ECLI:NL:CRVB:2024:2013

Centrale Raad van Beroep

Datum uitspraak
11 oktober 2024
Publicatiedatum
30 oktober 2024
Zaaknummer
23/3121 AOW-PV
Instantie
Centrale Raad van Beroep
Type
Uitspraak
Procedures
  • Proces-verbaal
Vindplaatsen
  • Rechtspraak.nl
AI samenvatting door LexboostAutomatisch gegenereerd

Hoger beroep niet-ontvankelijk verklaard wegens te late indiening beroepschrift

Op 11 oktober 2024 heeft de Centrale Raad van Beroep uitspraak gedaan in de zaak met nummer 23/3121 AOW-PV. Deze uitspraak betreft een hoger beroep van een appellant tegen een eerdere uitspraak van de rechtbank Amsterdam van 6 oktober 2023, waarin het beroep van de appellant niet-ontvankelijk werd verklaard.
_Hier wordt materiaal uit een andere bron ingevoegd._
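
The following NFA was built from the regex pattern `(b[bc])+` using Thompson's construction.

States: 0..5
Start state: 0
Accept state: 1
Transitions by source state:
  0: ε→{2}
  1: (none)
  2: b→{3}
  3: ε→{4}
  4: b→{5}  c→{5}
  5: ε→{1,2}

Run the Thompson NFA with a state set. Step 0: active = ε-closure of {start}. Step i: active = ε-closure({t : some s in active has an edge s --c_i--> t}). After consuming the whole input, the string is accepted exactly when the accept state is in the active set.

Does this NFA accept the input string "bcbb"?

Answer: ACCEPT

Derivation:
S₀ = ε-closure({0}) = {0,2}
'b' @ 1: {3,4}
'c' @ 2: {1,2,5}  (accept∈set)
'b' @ 3: {3,4}
'b' @ 4: {1,2,5}  (accept∈set)
after full input: {1,2,5}  (accept=1 in)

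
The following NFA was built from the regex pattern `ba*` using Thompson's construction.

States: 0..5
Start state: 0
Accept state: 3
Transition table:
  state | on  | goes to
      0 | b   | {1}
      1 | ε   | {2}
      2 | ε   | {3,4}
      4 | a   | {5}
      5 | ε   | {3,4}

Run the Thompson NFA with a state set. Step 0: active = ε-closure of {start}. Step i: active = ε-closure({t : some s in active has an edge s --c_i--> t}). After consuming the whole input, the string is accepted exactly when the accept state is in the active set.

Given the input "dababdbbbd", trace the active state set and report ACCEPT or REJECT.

Answer: REJECT

Trace:
S₀ = ε-closure({0}) = {0}
'd' @ 1: {}  — no active states
rest 'ababdbbbd' ignored (set empty)
end set {} — state 3 not in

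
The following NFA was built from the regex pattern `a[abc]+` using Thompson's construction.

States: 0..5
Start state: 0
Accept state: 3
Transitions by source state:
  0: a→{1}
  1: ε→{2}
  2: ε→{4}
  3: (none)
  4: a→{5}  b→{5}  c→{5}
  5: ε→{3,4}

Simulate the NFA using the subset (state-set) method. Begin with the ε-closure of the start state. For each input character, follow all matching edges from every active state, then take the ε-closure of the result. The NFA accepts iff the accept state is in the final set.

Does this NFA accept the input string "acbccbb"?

Answer: ACCEPT

Trace:
S₀ = ε-closure({0}) = {0}
'a' @ 1: {1,2,4}
'c' @ 2: {3,4,5}  [accepting]
'b' @ 3: {3,4,5}  [accepting]
'c' @ 4: {3,4,5}  [accepting]
'c' @ 5: {3,4,5}  [accepting]
'b' @ 6: {3,4,5}  [accepting]
'b' @ 7: {3,4,5}  [accepting]
end set {3,4,5} — state 3 in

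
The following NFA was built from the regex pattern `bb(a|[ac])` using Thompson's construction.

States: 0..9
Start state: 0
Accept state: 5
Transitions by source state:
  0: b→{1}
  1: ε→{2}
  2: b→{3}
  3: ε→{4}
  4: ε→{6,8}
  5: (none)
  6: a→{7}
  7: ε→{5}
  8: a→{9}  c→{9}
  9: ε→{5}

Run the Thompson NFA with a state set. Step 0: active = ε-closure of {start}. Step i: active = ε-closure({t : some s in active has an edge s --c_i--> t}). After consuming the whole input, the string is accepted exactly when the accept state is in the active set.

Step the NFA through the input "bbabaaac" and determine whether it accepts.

Answer: REJECT

Steps:
S₀ = ε-closure({0}) = {0}
'b' @ 1: {1,2}
'b' @ 2: {3,4,6,8}
'a' @ 3: {5,7,9}  (accept∈set)
'b' @ 4: {}  — dead — no transitions
rest 'aaac' ignored (set empty)
after full input: {}  (accept=5 not in)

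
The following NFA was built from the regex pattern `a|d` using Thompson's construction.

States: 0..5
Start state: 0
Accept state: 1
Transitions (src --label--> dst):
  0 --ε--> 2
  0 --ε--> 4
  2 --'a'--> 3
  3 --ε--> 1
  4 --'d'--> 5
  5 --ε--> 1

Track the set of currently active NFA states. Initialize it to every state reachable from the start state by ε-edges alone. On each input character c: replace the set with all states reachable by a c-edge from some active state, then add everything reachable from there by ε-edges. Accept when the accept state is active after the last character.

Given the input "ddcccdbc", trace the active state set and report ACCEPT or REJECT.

S₀ = ε-closure({0}) = {0,2,4}
'd' @ 1: {1,5}  (accept∈set)
'd' @ 2: {}  — dead — no transitions
rest 'cccdbc' ignored (set empty)
end set {} — state 1 not in

Answer: REJECT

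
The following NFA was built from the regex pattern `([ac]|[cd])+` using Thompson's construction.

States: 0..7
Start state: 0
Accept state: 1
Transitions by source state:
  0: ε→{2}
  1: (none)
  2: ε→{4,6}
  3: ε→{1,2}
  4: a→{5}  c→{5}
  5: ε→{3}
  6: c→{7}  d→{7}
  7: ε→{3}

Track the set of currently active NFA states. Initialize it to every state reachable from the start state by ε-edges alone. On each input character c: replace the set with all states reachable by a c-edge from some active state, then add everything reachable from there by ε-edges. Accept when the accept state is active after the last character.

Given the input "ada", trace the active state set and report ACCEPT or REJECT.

start: ε-closure({0}) = {0,2,4,6}
'a' @ 1: {1,2,3,4,5,6}  (accept∈set)
'd' @ 2: {1,2,3,4,6,7}  (accept∈set)
'a' @ 3: {1,2,3,4,5,6}  (accept∈set)
after full input: {1,2,3,4,5,6}  (accept=1 in)

Answer: ACCEPT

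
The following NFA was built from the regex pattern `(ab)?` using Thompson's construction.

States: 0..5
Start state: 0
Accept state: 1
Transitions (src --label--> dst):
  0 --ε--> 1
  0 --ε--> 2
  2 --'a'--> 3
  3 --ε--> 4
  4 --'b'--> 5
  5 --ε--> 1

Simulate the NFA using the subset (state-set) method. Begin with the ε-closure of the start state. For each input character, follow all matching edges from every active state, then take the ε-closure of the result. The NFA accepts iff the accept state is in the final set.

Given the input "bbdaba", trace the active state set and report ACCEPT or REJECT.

initial (ε-close {0}): {0,1,2}
'b' @ 1: {}  — no active states
rest 'bdaba' ignored (set empty)
after full input: {}  (accept=1 not in)

Answer: REJECT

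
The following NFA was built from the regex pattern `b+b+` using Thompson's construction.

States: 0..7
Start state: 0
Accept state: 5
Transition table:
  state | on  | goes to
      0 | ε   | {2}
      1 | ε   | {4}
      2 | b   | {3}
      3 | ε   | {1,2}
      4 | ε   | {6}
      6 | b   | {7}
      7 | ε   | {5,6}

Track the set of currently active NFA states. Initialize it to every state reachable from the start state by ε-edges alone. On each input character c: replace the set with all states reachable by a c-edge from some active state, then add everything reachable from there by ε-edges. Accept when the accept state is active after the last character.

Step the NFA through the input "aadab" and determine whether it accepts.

Answer: REJECT

Derivation:
S₀ = ε-closure({0}) = {0,2}
'a' @ 1: {}  — dead — no transitions
rest 'adab' ignored (set empty)
final: {}; accept 5 not in set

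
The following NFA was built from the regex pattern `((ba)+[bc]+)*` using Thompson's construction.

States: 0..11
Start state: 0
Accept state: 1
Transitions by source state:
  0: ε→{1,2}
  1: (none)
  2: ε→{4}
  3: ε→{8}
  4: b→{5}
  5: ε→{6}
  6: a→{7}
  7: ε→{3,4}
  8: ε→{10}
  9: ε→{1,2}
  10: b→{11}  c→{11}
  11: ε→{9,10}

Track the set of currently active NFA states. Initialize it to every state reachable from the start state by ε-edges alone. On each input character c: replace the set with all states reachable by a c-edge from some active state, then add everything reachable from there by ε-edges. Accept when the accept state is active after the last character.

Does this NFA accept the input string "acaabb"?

Answer: REJECT

Derivation:
initial (ε-close {0}): {0,1,2,4}
'a' @ 1: {}  — no active states
rest 'caabb' ignored (set empty)
end set {} — state 1 not in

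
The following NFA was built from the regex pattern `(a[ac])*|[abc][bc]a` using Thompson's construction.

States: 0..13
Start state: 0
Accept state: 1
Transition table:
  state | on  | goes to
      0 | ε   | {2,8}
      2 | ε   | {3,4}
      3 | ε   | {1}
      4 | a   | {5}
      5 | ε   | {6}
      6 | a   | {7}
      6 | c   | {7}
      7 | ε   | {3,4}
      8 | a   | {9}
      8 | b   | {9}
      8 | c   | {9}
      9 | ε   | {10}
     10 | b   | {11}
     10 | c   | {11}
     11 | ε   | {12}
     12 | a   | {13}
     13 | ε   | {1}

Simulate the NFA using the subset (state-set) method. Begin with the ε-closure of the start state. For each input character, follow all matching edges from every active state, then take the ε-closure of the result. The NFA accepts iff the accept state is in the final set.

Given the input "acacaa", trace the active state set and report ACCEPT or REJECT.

Answer: ACCEPT

Trace:
start: ε-closure({0}) = {0,1,2,3,4,8}
'a' @ 1: {5,6,9,10}
'c' @ 2: {1,3,4,7,11,12}  (accept∈set)
'a' @ 3: {1,5,6,13}  (accept∈set)
'c' @ 4: {1,3,4,7}  (accept∈set)
'a' @ 5: {5,6}
'a' @ 6: {1,3,4,7}  (accept∈set)
final: {1,3,4,7}; accept 1 in set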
De Centrale Raad van Beroep heeft de uitspraak van de rechtbank bevestigd.

De achtergrond van de zaak is als volgt: de Sociale verzekeringsbank (Svb) had op 2 januari 2020 aan de appellant een AOW-pensioen toegekend van 4% van het maximale AOW-pensioen, met terugwerkende kracht vanaf 1 november 2019. Na bezwaar van de appellant heeft de Svb op 29 juni 2021 het bezwaar gegrond verklaard en het AOW-pensioen verhoogd naar 8%. Tegen dit besluit heeft de appellant beroep ingesteld, maar dit beroepschrift is te laat ingediend. De rechtbank heeft vastgesteld dat de beroepstermijn op 10 augustus 2021 eindigde, terwijl het beroepschrift pas op 17 januari 2022 werd ingediend.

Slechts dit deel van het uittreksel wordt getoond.